Tuesday, September 18, 2012

Kharkov Center for Gender Studies

I had my first meeting with the Director of the Kharkov Center for Gender Studies (KCGS) today.  This center is the reason I chose to come to Kharkiv because it is the foremost center on gender research in the former Soviet Union. This center runs a network of academics in this region, they have also published journals on gender issues, and conducted training workshops for women throughout the Post-Soviet sphere so I was excited to see what they were currently working on and how I could lend my support. They had been successful since 1994 in obtaining grants from outside agencies like the MacArthur foundation among other but this funding has dried up as western funders have moved on to more salient regions. The director told me that she had hoped to receive funding from V.N. Karazin Kharkiv National University, the university that houses the center but the rector of her faculty had declined any support other than the two rooms at the university where the center and the gender library are held. For years the center had supported the university by obtaining these outside grants but when it came time for the university to share the burden they said no and also threatened to take away the two rooms at the university and send the books in the library to the university library where researchers like me would have no access to them. 

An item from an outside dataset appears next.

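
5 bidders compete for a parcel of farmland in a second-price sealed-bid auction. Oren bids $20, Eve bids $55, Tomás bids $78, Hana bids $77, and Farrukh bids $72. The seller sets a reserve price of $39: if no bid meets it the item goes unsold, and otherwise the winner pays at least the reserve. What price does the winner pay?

Ordered from highest: Tomás $78, then Hana $77, then Farrukh $72, then Eve $55, then Oren $20.
Tomás has the highest bid, so Tomás wins.
The second-highest bid is $77, which exceeds the reserve, so that sets the price.

Price paid: $77.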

I can’t tell you how many times I head heard this story and quite frankly it’s depressing to hear that the universities in this region only care about gender research centers when they bring in money to the universities. Even the faculty who were being paid an extra salary to teach gender studies classes can’t teach these classes anymore because of all the other teaching obligations they have at the university. What is even more infuriating is the fact that I have to pay tuition to this university to take classes in the gender study center and none of that money will actually go to the center! Now all I can do is volunteer my time helping out with the library and try and tell everyone I meet at the university that I am here because of the reputation and research conducted by this center. Still, it is a frustrating situation when universities in this region will not support much needed gender research and the western donors who fund them don’t think of the long term impact on these places when they pull their funding! I think Western donor organizations need to work on cooperation agreements with the universities that create sustainable development and partnerships which will allow them to exist after the the money from the West dries up!